Birileri “nereden çıktı bu Kılıçdaroğlu hayranlığı?” Diyecektir…
Bunu birilerine yaranmak veya şirin görünmek için yazmadım…
Gözlemlerimi dile getirmeye çalışıyorum…
CHP Genel Başkanı 16 Nisan Anayasa değişikliği referandumu sürecinde siyaset ve parti propagandası yapmadan, yaptığı açık veya salon toplantılarında partisinin bayrağı yerine Türk Bayrağını tercih etmesiyle kamuoyundan puan topladı…
Gerçi AK Parti’de mitinglerinde Türk Bayrağı dağıttı ama birileri katılımcıların ellerline ısrarla parti amblemi taşıyan bayraklar tutuşturdular…
Bu hoş olmadı…
Çünkü 16 Nisan’da sandığa gittiğimizde bir siyasi partiye değil, anayasa değişikliğini isteyip istemediğimize oy verdik…
Bir de Vatan, Demokratik Sol, Demokrat, Saadet, Partilileri ve HDP’de “hayır” dediler ama aktif çalışma yapan, il il gezen, açık hava veya salon toplantılarını sadece CHP yaptı…
Diğer partilerde sayıları 2-3, bilemedin 5’i geçmeyen toplantılarla “hayır”a destek verdiler…
Yaklaşık iki ay boyunca sandıktan “hayır” çıkması için, arkasında çok büyük maddi destekçileri olmamasına rağmen kısıtlı imkanlarla gecesini gündüzüne kattı…
Her ne kadar sayıları 20’yi geçmese de birilerinin referandum gecesi istifaya davet etmelerini doğrusu kendilerine yakıştıramadım…
Bütün samimiyetimle belirtiyorum ki Kemal Kılıçdaroğlu ve CHP’li Milletvekilleri, İl ve İlçe Başkanları, Kadın ve Gençlik Kolları, Belediye Başkanları köy köy, ilçe ilçe, mahalle mahalle dolaşmamış olsaydı YSK’nın kesin rakamlarını 51,41 “evet”, 42,43 “hayır” olarak açıkladı referandum sonuçları daha farklı olurdu…
Yani “evet” yüzdesi çok daha yüksek olabilirdi…
*-*******
Acelen neydi Erdoğan abi!
Erdoğan Çakıcı, en az 30 yıllık tanıdığım ağabeyim idi…
Zaman zaman buluşur sinema konuşurduk…
Yeşilçam’da 30’dan fazla filmde hem oyuncu hem de yapımcı olarak görev aldı…

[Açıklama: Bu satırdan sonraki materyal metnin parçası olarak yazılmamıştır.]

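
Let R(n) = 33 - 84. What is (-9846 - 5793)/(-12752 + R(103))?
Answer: 15639/12803 ≈ 1.2215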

Fatma Girik ve Türkan Şoray’ı Yeşilçam ile tanıştırdı. Malkoçoğlu” olarak da bilinen Eskişehir’in evladı Cüneyt Arkın’ı da İstanbul’a götürerek sinemayla buluşturan yine Erdoğan Çakıcı idi…
Dün duyduğum bu haberle sarsıldım…
Şok oldum!
Oysa üç-dört gün önce telefonla konuşmuştuk…
Eskişehir’de çekilen “Umudun Kıyısında” filminde “Luna Park Bekçisi” olarak rol almıştı…
Daha doğrusu filmin yönetmeni sevgili Haydar Işık,”ağabey kabul edersen bu filimde sana da rol vereyim. Luna Park Bekçisi olur musun” demişti…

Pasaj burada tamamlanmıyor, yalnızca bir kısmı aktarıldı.